En revanche, « le travail est moins flexible », observe Camille Krier. Certes, on reste plus facilement à domicile. 5% des enquêtés disent avoir « télétravaillé exceptionnellement » un jour de canicule. Parmi eux, on compte une majorité de cadres. Mais l’enquête montre aussi qu’une partie des salariés préfèrent se rendre sur leur lieu de travail, alors qu’ils étaient autorisés à rester chez eux. La chaleur est sans doute plus facile à supporter dans un bureau climatisé que dans une pièce obscure du domicile, mal aérée et sous les toits.

« Heureusement, il y a une bonne nouvelle ! », s’exclame Nicolas Louvet. Car un tiers des sondés précisent que la chaleur les amène à décaler certaines activités à une heure moins chaude de la journée, en les devançant pour 20% d’entre eux ou en les retardant pour 12%. Ces décalages limitent les embouteillages ainsi que l’encombrement des transports publics matin et soir.
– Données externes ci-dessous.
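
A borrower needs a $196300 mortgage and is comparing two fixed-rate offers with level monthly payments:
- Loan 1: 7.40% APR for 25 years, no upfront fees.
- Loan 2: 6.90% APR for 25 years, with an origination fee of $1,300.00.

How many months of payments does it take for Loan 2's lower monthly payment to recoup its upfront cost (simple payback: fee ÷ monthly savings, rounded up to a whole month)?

21 months

Loan 1: at 7.40% the monthly rate is 0.0061667, so the payment is 196,300 × 0.0061667 / (1 − 1.0061667^−300) = $1,437.90.
Loan 2: monthly rate = 6.9%/12 = 0.0057500; payment = 196,300 × 0.0057500 / (1 − (1+0.0057500)^−300) = $1,374.91.
Monthly savings = $1,437.90 − $1,374.91 = $62.99.
Break-even = $1,300.00 / $62.99 = 20.64 → 21 months.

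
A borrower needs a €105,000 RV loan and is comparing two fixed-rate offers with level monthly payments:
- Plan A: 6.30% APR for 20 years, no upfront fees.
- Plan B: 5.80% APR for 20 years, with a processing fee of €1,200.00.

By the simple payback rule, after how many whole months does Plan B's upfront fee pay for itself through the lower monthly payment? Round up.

40 months

Plan A: monthly rate = 6.3%/12 = 0.0052500; payment = 105,000 × 0.0052500 / (1 − (1+0.0052500)^−240) = €770.54.
Plan B: monthly rate = 5.8%/12 = 0.0048333; payment = 105,000 × 0.0048333 / (1 − (1+0.0048333)^−240) = €740.19.
Monthly savings = €770.54 − €740.19 = €30.35.
Break-even = €1,200.00 / €30.35 = 39.54 → 40 months.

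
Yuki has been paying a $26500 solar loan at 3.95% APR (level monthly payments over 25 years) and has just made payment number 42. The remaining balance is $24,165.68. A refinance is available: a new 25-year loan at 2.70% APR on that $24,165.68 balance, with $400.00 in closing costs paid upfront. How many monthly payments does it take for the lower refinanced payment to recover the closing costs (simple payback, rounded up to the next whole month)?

Current payment = 26,500 × 3.95%/12 / (1 − (1+0.0032917)^−300) = $139.15.
Refinanced payment = 24,165.68 × 0.0022500 / (1 − (1+0.0022500)^−300) = $110.86.
Monthly savings = $139.15 − $110.86 = $28.29.
Break-even = $400.00 / $28.29 = 14.14 → 15 months.

15 months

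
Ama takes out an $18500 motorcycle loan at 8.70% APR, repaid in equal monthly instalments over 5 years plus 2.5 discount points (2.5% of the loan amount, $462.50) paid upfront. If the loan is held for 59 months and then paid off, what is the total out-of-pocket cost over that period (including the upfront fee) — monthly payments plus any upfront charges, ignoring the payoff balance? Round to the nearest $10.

$22,960

At 8.70% the monthly rate is 0.0072500, so the payment is 18,500 × 0.0072500 / (1 − 1.0072500^−60) = $381.34.
Total outlay = 59 × $381.34 + $462.50 = $22,961.56.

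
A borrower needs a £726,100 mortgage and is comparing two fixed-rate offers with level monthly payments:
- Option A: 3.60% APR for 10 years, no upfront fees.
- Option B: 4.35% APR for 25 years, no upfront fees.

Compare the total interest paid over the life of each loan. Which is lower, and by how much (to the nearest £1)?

Option A by £326,599

Option A: monthly rate = 3.6%/12 = 0.0030000; payment = 726,100 × 0.0030000 / (1 − (1+0.0030000)^−120) = £7,214.17.
Total interest on Option A = 120 × £7,214.17 − £726,100 = £139,600.40.
Option B: monthly rate = 4.35%/12 = 0.0036250; payment = 726,100 × 0.0036250 / (1 − (1+0.0036250)^−300) = £3,974.33.
Total interest on Option B = 300 × £3,974.33 − £726,100 = £466,199.00.
Option A is lower by £326,598.60.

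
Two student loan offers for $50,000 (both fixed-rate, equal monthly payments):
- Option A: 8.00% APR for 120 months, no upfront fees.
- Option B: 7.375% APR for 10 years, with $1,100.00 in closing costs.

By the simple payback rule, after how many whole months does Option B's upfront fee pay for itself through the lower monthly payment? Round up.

68 months

Option A: at 8.00% the monthly rate is 0.0066667, so the payment is 50,000 × 0.0066667 / (1 − 1.0066667^−120) = $606.64.
Option B: monthly rate = 7.375%/12 = 0.0061458; payment = 50,000 × 0.0061458 / (1 − (1+0.0061458)^−120) = $590.25.
Monthly savings = $606.64 − $590.25 = $16.39.
Break-even = $1,100.00 / $16.39 = 67.11 → 68 months.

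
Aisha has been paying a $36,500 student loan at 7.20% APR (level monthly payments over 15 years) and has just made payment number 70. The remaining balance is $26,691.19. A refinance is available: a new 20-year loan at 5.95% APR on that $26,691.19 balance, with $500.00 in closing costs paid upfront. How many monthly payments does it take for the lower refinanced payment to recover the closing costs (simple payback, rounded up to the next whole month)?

Current payment = 36,500 × 7.2%/12 / (1 − (1+0.0060000)^−180) = $332.17.
Refinanced payment = 26,691.19 × 0.0049583 / (1 − (1+0.0049583)^−240) = $190.45.
Monthly savings = $332.17 − $190.45 = $141.72.
Break-even = $500.00 / $141.72 = 3.53 → 4 months.

4 months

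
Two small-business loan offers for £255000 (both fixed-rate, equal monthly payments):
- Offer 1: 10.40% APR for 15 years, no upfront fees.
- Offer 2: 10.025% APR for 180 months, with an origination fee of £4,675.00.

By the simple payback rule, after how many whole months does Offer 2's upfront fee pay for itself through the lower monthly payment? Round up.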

Justement, cela fait longtemps que le « lissage des heures de pointe » est présenté par les opérateurs comme une solution à la saturation des transports. A Rennes, depuis 2012, l’université décale d’un quart d’heure le début des cours d’une partie des étudiants, ce qui produit une légère désaturation du métro. Mais l’expérience demeure isolée. Or, « l’enquête montre qu’un tiers des gens sont capables, dix jours par an au moins, de changer leurs habitudes », affirme Nicolas Louvet. Un constat qui pourrait être exploité par d’autres collectivités et employeurs.

L’impact de chaleur sur les mobilités ne se limite pas aux comportements humains. Les températures élevées « pèsent sur les infrastructures ferroviaires, endommagent les caténaires et menacent le parallélisme des rails », indique Pierre Aubouin, directeur du département infrastructures et mobilités de la Banque des territoires. Cette perspective doit conduire les opérateurs de réseaux à « des travaux préventifs » et donc à « une réduction de l’offre » de mobilité, précise le spécialiste.

La route n’est pas épargnée. A plus de 45 degrés, vite atteints en plein soleil et alors que le revêtement chauffe sous les roues des véhicules, les enrobés commencent à fondre, « et ça vaut pour les pistes des aéroports ». Le spécialiste évoque également la situation de Phoenix, en Arizona, où la température n’est pas descendue au-dessous de 41 degrés pendant un mois, en juillet 2023 : « l’opérateur Transdev, en charge du réseau de bus, précise que les gens ne tiennent pas plus de 5 minutes aux arrêts ». Faut-il les climatiser ? Enfin, pour limiter l’impact des fortes chaleurs, Pierre Aubouin conseille de « peindre les bus, et les rails de chemin de fer, en blanc ». Pour supporter les fortes chaleurs, il va falloir s’adapter.